George Osborne is David Cameron's most important colleague: William Hague may deputise at PMQs but the Shadow Chancellor is second only to David Cameron as the most important figure in the Conservative Party. And It's not just because the Treasury portfolio is the most important of the three major offices in any leader's gift. George Osborne was made General Election coordinator in last year's reshuffle. He took the lead in handling the Tory response to 'Bottler Saturday'. He has forced the gearing up of the Boris campaign. With offices next door to the leader's, he is David Cameron's closest adviser on strategy and famously, with Andy Coulson (the communications supremo he recruited), led the charge against über-modernisation. Before Christmas in their notable joint interview, in China, David Cameron made it clear that George Osborne will remain as Shadow Chancellor. Already there is premature talk of George Osborne being Mr Cameron's natural successor.
2007 ended very well for George Osborne: Steve Richards of The Independent, not just one of the best reads in 'Fleet Street' but also one of the commentariat's nicest people, decided that Osborne was his Politician of the Year. At the other end of the political spectrum he won the same accolade from The Spectator. The Spectator's Fraser Nelson (now a father - Congratulations Fraser) judged that his inheritance tax announcement was "the single most effective policy ever announced by the Conservatives in Opposition"! The Tory grassroots, who had become increasingly sceptical of George Osborne's qualities, decided he was as effective as the other top members of the shadow cabinet, David Davis and William Hague.
The Conservatives lead on the economy again: If 'it's still the economy, stupid' the Conservatives can take enormous heart from the finding that voters now trust the Tories most again when it comes to economic matters. A 22% deficit at the last election has, according to YouGov for The Telegraph, become a slender 3% advantage for the Conservatives. This, however, owes more to declining confidence in Labour's abilities than a transformation in belief in the Tories. There has been a larger increase in the number of people who are unable to choose between the two main parties as to who is most likely to run the economy well. Those people are George Osborne's opportunity and challenge in the next twelve months.
So, what are the big decisions awaiting George Osborne?
Will the commitment to match Labour's massive spending be rolled over? If the inheritance tax announcement was George Osborne's best announcement of 2007 most Tory members think that his September decision to match Labour's spending for the period up until 2010/11 was his worst. With mounting evidence that Labour is spending very wastefully, and concerns growing at the socialisation of large parts of Britain, there must be room for more modest growth in public spending. When George Osborne comes to review his spending decisions it must be hoped that if he chooses to match Labour's spending again that it will be for a much shorter period. The danger is that the commitment to 2010/11 will become 2011/12 and then 2012/13.

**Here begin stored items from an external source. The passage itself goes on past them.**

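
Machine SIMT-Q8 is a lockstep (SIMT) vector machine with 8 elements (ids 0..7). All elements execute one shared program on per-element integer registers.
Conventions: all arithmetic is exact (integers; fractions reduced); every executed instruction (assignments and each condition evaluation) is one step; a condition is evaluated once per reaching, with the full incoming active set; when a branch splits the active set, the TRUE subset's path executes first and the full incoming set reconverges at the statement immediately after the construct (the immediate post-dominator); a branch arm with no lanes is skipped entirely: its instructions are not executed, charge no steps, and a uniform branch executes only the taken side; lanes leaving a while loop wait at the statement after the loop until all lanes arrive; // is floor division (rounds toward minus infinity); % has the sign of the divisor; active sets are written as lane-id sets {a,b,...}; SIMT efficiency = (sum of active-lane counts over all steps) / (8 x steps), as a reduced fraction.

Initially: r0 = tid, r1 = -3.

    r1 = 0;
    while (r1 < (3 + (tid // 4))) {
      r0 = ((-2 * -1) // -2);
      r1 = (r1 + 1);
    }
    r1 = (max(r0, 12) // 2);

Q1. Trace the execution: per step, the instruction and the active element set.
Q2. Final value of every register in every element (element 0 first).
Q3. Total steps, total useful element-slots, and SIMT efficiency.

step 0: r1 <- 0                      {0,1,2,3,4,5,6,7}
step 1: eval (r1 < (3 + (tid // 4))) {0,1,2,3,4,5,6,7}
step 2: r0 <- ((-2 * -1) // -2)      {0,1,2,3,4,5,6,7}
step 3: r1 <- (r1 + 1)               {0,1,2,3,4,5,6,7}
step 4: eval (r1 < (3 + (tid // 4))) {0,1,2,3,4,5,6,7}
step 5: r0 <- ((-2 * -1) // -2)      {0,1,2,3,4,5,6,7}
step 6: r1 <- (r1 + 1)               {0,1,2,3,4,5,6,7}
step 7: eval (r1 < (3 + (tid // 4))) {0,1,2,3,4,5,6,7}
step 8: r0 <- ((-2 * -1) // -2)      {0,1,2,3,4,5,6,7}
step 9: r1 <- (r1 + 1)               {0,1,2,3,4,5,6,7}
step 10: eval (r1 < (3 + (tid // 4))) {0,1,2,3,4,5,6,7}
step 11: r0 <- ((-2 * -1) // -2)      {4,5,6,7}
step 12: r1 <- (r1 + 1)               {4,5,6,7}
step 13: eval (r1 < (3 + (tid // 4))) {4,5,6,7}
step 14: r1 <- (max(r0, 12) // 2)     {0,1,2,3,4,5,6,7}

Answer: 15 steps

r0: -1,-1,-1,-1,-1,-1,-1,-1
r1: 6,6,6,6,6,6,6,6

steps = 15; useful = 108; efficiency = 108/120 = 9/10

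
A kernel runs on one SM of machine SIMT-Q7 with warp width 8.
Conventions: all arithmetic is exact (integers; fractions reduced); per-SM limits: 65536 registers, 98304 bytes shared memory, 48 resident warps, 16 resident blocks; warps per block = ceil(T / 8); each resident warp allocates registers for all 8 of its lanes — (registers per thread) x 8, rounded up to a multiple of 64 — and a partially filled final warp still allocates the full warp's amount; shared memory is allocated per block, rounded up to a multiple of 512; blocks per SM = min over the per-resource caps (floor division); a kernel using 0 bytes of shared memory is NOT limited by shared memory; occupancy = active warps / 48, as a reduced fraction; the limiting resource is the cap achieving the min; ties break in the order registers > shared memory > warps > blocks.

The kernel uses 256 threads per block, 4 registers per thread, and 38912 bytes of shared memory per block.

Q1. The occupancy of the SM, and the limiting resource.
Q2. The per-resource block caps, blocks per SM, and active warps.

Answer: occupancy 2/3, limited by warps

registers: 32 blocks
shared memory: 2 blocks
warps: 1 block
blocks: 16 blocks

Answer: 1 block, 32 active warps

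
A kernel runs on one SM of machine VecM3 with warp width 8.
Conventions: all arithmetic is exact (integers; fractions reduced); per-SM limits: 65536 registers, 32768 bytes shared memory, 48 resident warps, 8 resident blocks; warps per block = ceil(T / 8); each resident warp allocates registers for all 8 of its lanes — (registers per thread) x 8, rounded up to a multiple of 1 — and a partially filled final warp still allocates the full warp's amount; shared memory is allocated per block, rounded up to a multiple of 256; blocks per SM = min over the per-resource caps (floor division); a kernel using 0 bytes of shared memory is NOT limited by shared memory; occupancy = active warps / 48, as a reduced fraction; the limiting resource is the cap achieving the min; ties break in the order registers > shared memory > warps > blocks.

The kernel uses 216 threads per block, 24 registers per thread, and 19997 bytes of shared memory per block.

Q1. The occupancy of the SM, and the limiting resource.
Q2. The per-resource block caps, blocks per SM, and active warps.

Answer: occupancy 9/16, limited by shared memory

registers: 12 blocks
shared memory: 1 block
warps: 1 block
blocks: 8 blocks

Answer: 1 block, 27 active warps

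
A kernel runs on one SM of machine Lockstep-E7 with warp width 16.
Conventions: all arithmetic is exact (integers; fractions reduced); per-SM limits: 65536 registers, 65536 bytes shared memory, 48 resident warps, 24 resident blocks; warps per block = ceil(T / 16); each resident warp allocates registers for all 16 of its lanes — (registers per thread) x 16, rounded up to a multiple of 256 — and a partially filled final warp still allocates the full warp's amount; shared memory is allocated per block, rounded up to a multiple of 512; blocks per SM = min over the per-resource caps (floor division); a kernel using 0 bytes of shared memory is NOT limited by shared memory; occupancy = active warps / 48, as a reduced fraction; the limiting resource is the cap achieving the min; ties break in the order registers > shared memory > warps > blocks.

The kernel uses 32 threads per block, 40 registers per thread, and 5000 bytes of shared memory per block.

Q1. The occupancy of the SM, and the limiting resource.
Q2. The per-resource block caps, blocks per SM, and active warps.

Answer: occupancy 1/2, limited by shared memory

registers: 42 blocks
shared memory: 12 blocks
warps: 24 blocks
blocks: 24 blocks

Answer: 12 blocks, 24 active warps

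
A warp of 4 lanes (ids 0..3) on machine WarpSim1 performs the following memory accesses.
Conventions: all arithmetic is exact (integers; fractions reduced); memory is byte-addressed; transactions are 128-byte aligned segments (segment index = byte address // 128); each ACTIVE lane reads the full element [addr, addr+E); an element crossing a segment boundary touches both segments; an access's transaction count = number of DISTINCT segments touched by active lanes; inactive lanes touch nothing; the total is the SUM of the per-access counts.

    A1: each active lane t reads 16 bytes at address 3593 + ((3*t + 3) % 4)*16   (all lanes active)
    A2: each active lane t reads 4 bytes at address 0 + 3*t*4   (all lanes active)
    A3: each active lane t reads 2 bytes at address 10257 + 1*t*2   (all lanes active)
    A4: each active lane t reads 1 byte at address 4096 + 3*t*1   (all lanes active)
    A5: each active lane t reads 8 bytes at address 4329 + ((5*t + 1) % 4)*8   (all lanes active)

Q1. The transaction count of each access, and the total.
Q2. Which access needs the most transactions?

A1: 1 transaction
A2: 1 transaction
A3: 1 transaction
A4: 1 transaction
A5: 2 transactions

Answer: 1,1,1,1,2; total 6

Answer: A5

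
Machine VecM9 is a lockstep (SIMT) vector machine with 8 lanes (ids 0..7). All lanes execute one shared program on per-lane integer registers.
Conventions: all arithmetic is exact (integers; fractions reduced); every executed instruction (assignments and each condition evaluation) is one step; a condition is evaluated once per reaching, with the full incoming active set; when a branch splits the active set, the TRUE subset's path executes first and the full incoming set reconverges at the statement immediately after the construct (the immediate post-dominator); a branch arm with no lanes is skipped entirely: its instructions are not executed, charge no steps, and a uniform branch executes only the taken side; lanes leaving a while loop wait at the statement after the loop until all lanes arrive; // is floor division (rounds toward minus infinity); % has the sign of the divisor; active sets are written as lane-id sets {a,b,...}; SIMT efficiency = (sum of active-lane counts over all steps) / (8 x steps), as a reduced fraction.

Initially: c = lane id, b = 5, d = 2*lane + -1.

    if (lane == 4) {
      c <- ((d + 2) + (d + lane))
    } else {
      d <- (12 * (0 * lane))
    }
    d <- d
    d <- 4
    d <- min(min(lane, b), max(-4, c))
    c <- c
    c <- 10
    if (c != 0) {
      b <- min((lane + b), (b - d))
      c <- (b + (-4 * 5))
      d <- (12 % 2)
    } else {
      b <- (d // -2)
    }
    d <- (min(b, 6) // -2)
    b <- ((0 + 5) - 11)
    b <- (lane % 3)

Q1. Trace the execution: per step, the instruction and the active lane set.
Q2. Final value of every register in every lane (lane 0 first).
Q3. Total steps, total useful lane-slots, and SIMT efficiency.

step 0: eval (lane == 4)             {0,1,2,3,4,5,6,7}
step 1: c <- ((d + 2) + (d + lane))  {4}
step 2: d <- (12 * (0 * lane))       {0,1,2,3,5,6,7}
step 3: d <- d                       {0,1,2,3,4,5,6,7}
step 4: d <- 4                       {0,1,2,3,4,5,6,7}
step 5: d <- min(min(lane, b), max(-4, c)) {0,1,2,3,4,5,6,7}
step 6: c <- c                       {0,1,2,3,4,5,6,7}
step 7: c <- 10                      {0,1,2,3,4,5,6,7}
step 8: eval (c != 0)                {0,1,2,3,4,5,6,7}
step 9: b <- min((lane + b), (b - d)) {0,1,2,3,4,5,6,7}
step 10: c <- (b + (-4 * 5))          {0,1,2,3,4,5,6,7}
step 11: d <- (12 % 2)                {0,1,2,3,4,5,6,7}
step 12: d <- (min(b, 6) // -2)       {0,1,2,3,4,5,6,7}
step 13: b <- ((0 + 5) - 11)          {0,1,2,3,4,5,6,7}
step 14: b <- (lane % 3)              {0,1,2,3,4,5,6,7}

Answer: 15 steps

c: -15,-16,-17,-18,-19,-20,-20,-20
b: 0,1,2,0,1,2,0,1
d: -3,-2,-2,-1,-1,0,0,0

steps = 15; useful = 112; efficiency = 112/120 = 14/15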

Will George Osborne be able to deliver tax cuts? Lower taxation became fashionable again in 2007 but George Osborne hasn't given himself much scope to respond to the mood that the TaxPayers' Alliance is championing so successfully. He has largely rejected supply-side arguments for lower taxation, saying that all tax cuts must be fully funded. His plans to fund lower family taxation through higher green taxation may, The Independent has predicted, be undermined by Alistair Darling's plans to raise green taxes in his 2008 Budget. If the economy slows there will be little room for tax cuts from those famous proceeds of growth if the Tories continue to match Labour's spending splurge. George Osborne got away with his dubious plan to fund the IHT cut with a raid on non-doms - largely because most economists see a £1bn or £2bn tax cut as a rounding error - but other similar devices must be more able to withstand scrutiny.
Will George Osborne remain so political? If there is a big political story in the news then George Osborne is at least as likely to appear on our television screens as Caroline Spelman. There has to be doubts as to whether that's a sensible strategy. It is clear that Mr Osborne will not be appointed as the powerful Chairman that ConservativeHome had hoped he would become. He is going to remain Shadow Chancellor. Fair enough. But it is now important that many more voters want to trust him with the nation's finances. He needs to look in charge of his brief. Solid. Reassuring. With policies to reverse Britain's declining competitiveness. He is pursuing promising ideas on tax simplification, IT's transformative effect on government and financial regulation. We need to hear much more about those and less of what George Osborne thinks about Labour's day-to-day political woes.
2008 is the year in which George Osborne must become the nation's Chancellor-in-waiting.